Vivimos todos, en este mundo, a bordo de un barco que ha zarpado
de un puerto que desconocemos hacia un puerto que ignoramos; debemos
tener los unos para con los otros una amabilidad de viajeros.
AS: ¿por qué no hacer el bien?
FP: no hacer el bien, porque no sé qué es el bien,
ni si lo hago cuando creo que lo hago. ¿Acaso sé yo
los males que desencadeno cuando doy limosna? ¿Acaso sé
qué males provoco si educo o instruyo? En la duda, me abstengo.

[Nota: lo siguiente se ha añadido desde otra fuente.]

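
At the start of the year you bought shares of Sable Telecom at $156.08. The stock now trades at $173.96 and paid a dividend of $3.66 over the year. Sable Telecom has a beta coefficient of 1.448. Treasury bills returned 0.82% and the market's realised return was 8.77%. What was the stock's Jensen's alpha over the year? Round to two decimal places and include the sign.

Realised HPR = (P1 + D1 − P0) / P0 = (173.96 + 3.66 − 156.08) / 156.08 = 21.54 / 156.08 = 13.8006%
MRP = 8.77% − 0.82% = 7.95%
CAPM required = R_f + β·MRP = 0.82% + 1.448 × 7.95% = 12.33160%
α = realised − required = 13.8006% − 12.33160% = +1.47%

+1.47%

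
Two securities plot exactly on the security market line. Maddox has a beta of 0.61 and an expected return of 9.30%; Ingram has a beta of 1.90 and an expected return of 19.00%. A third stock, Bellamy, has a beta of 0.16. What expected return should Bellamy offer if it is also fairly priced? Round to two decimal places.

MRP (SML slope) = (19.00% − 9.30%) / (1.90 − 0.61) = 9.70% / 1.29 = 7.5194%
R_f (intercept) = 9.30% − 0.61 × 7.5194% = 4.7132%
E(R_Bellamy) = R_f + β × MRP = 4.7132% + 0.16 × 7.5194% = 5.92%

5.92%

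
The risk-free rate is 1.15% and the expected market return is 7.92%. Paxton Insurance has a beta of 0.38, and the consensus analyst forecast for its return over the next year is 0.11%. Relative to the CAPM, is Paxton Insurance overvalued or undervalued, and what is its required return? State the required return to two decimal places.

Overvalued; required return 3.72%

MRP = 7.92% − 1.15% = 6.77%
Required return = R_f + β·MRP = 1.15% + 0.38 × 6.77% = 3.72%
Forecast 0.11% < required 3.72% → the stock plots below the SML → overvalued.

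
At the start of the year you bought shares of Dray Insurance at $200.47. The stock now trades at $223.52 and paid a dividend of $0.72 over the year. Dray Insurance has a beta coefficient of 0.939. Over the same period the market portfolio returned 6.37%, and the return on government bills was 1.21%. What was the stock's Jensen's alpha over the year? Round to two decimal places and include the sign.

+5.80%

Realised HPR = (P1 + D1 − P0) / P0 = (223.52 + 0.72 − 200.47) / 200.47 = 23.77 / 200.47 = 11.8571%
MRP = 6.37% − 1.21% = 5.16%
CAPM required = R_f + β·MRP = 1.21% + 0.939 × 5.16% = 6.05524%
α = realised − required = 11.8571% − 6.05524% = +5.80%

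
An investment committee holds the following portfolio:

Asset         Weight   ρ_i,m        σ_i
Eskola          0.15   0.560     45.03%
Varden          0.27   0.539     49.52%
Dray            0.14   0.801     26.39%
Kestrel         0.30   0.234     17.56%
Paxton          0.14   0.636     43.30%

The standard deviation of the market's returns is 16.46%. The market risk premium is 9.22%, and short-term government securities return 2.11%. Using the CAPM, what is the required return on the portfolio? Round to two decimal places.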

Y creo, incluso, que auxiliar o aclarar es, en cierto modo, hacer
el mal de intervenir en la vida ajena. La bondad es un capricho
temperamental: no tenemos el derecho de convertir a los otros en
víctimas de nuestros caprichos, aunque sean caprichos de
humanidad o ternura.
AS: para serte sincero…
FP: abomino con náusea y perplejidad de los sinceros de
todas las sinceridades y de los místicos de todos los misticismos
o, antes y mejor, de las sinceridades de todos los sinceros y los
misticismos de todos los místicos. La náusea es casi
física cuando esos misticismos son activos, cuando con ellos
se pretende convencer a la inteligencia ajena, o mover la voluntad
ajena, encontrar la verdad o reformar el mundo.
* NOTA: para estos diálogos
se tomaron como referencia textos extraídos del “Libro
del desasosiego”, 1era edición, Emecé Editores,
Bs. As., 2000 (traducción de Santiago Kovadloff).